A friend reminded me just last week how each year I begin the garden process with great anticipation only to cuss the hell out of it as the spring moves into summer…but this year will be different.  What that difference might be is unknown at this juncture, but the season is young.

For my birthday my dear wife got me a four-foot grow light just so I can get a head start planting seeds indoors.  I can visualize helicopters flying overhead inspecting the source of the heat signature just prior to the SWAT team knocking down the doors of the house when they raid it only to find 36 tomato and 24 pepper seedlings bathing in light and warmth of the lamp.  I will keep you posted.

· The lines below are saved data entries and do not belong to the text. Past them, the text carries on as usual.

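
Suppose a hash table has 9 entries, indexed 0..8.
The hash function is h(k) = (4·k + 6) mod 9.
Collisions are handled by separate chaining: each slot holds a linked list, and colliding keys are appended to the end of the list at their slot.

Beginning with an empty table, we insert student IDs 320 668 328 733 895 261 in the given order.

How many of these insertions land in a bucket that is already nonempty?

2

320 → bucket 8
668 → bucket 5
328 → bucket 4
733 → bucket 4 (collision)
895 → bucket 4 (collision)
261 → bucket 6
Final buckets:
0: ∅
1: ∅
2: ∅
3: ∅
4: 328 -> 733 -> 895
5: 668
6: 261
7: ∅
8: 320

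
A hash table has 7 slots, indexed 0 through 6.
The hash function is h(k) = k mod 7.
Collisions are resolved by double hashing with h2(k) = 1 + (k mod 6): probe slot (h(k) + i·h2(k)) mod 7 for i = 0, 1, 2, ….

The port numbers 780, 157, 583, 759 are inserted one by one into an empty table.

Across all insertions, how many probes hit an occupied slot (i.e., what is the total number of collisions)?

2

Insert 780: h=3, slot 3 empty => index 3.
Insert 157: h=3, h2=2, slot 3 occupied => index 5.
Insert 583: h=2, slot 2 empty => index 2.
Insert 759: h=3, h2=4, slot 3 occupied => index 0.
Table: [759, ., 583, 780, ., 157, .]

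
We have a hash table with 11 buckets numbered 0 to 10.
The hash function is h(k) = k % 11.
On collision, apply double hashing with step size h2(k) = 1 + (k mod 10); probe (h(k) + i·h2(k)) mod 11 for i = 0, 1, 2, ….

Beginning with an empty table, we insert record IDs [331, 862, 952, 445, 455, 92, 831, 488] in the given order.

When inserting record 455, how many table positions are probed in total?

Insert 331: h=1, slot 1 empty → index 1.
Insert 862: h=4, slot 4 empty → index 4.
Insert 952: h=6, slot 6 empty → index 6.
Insert 445: h=5, slot 5 empty → index 5.
Insert 455: h=4, h2=6, slot 4 occupied → index 10.
Insert 92: h=4, h2=3, slot 4 occupied → index 7.
Insert 831: h=6, h2=2, slot 6 occupied → index 8.
Insert 488: h=4, h2=9, slot 4 occupied → index 2.
Table: [-, 331, 488, -, 862, 445, 952, 92, 831, -, 455]

2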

This year I bought seeds from a catalog house rather than Lowes, Home Depot or Food Lion.  I have found these purveyors cannot always be trusted to put out fresh seeds.  I have been told ordering from a seed catalog pretty much insures the purchase of fresh seeds – if that is the proper term for them.  Anyway, I have almost $50.00 worth of “fresh” seeds, and a 1000 seeds more than I can conceivably plant, even if I had an acre or two tilled and ready.  I will just count them as spares, just in case.

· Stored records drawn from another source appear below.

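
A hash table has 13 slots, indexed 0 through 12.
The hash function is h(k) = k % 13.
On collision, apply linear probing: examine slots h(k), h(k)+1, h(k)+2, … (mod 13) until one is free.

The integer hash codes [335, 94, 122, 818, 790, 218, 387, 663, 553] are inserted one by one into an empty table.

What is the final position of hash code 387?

Insert 335: h=10, slot 10 empty => index 10.
Insert 94: h=3, slot 3 empty => index 3.
Insert 122: h=5, slot 5 empty => index 5.
Insert 818: h=12, slot 12 empty => index 12.
Insert 790: h=10, slot 10 occupied => index 11.
Insert 218: h=10, slots 10,11,12 occupied => index 0.
Insert 387: h=10, slots 10,11,12,0 occupied => index 1.
Insert 663: h=0, slots 0,1 occupied => index 2.
Insert 553: h=7, slot 7 empty => index 7.
Table: [218, 387, 663, 94, ., 122, ., 553, ., ., 335, 790, 818]

1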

Yesterday, since the weather here in Beautiful Downtown Berkeley Springs, West Virginia, population 711 was 35,000 degrees above normal, I fired up the tiller, another one of those contraptions I never would have thought I would own, and worked over the soil in the garden space.  If you have never operated a garden tiller, you should.  It is a definite experience of a certain “je ne sais quoi.”  By the time I was done every bone in my body ached, every mussel stretched and sore.  I thought when I bought the damn thing all I needed to do was to guide it.  I really missed the mark on that one.

Most of this past winter’s bio-degradable, compostable waste is now turned under in the garden plot.  Hopefully it will add nutrients to the soil and grow the crap out of some whatever I end up planting there. In addition to the tomatoes and peppers I have several kinds of beans, cabbage, Brussels sprouts, squash, chard, beets and a host of other stuff.  One item I am excited to plant just to see if I can get them to grow is hops.  Yes, hops, as in beer, and I am very excited about them. I love me some beer.

I promise not to get grumpy (as in bitch) about the garden when the weeds attempt to take it over in June.  I won’t complain about the amount of hours I have in it or the money I spent on seeds, peat moss or any equipment or supplies purchased when the rain doesn’t come in July and everything dries up and rots on the vine.  Won’t do it!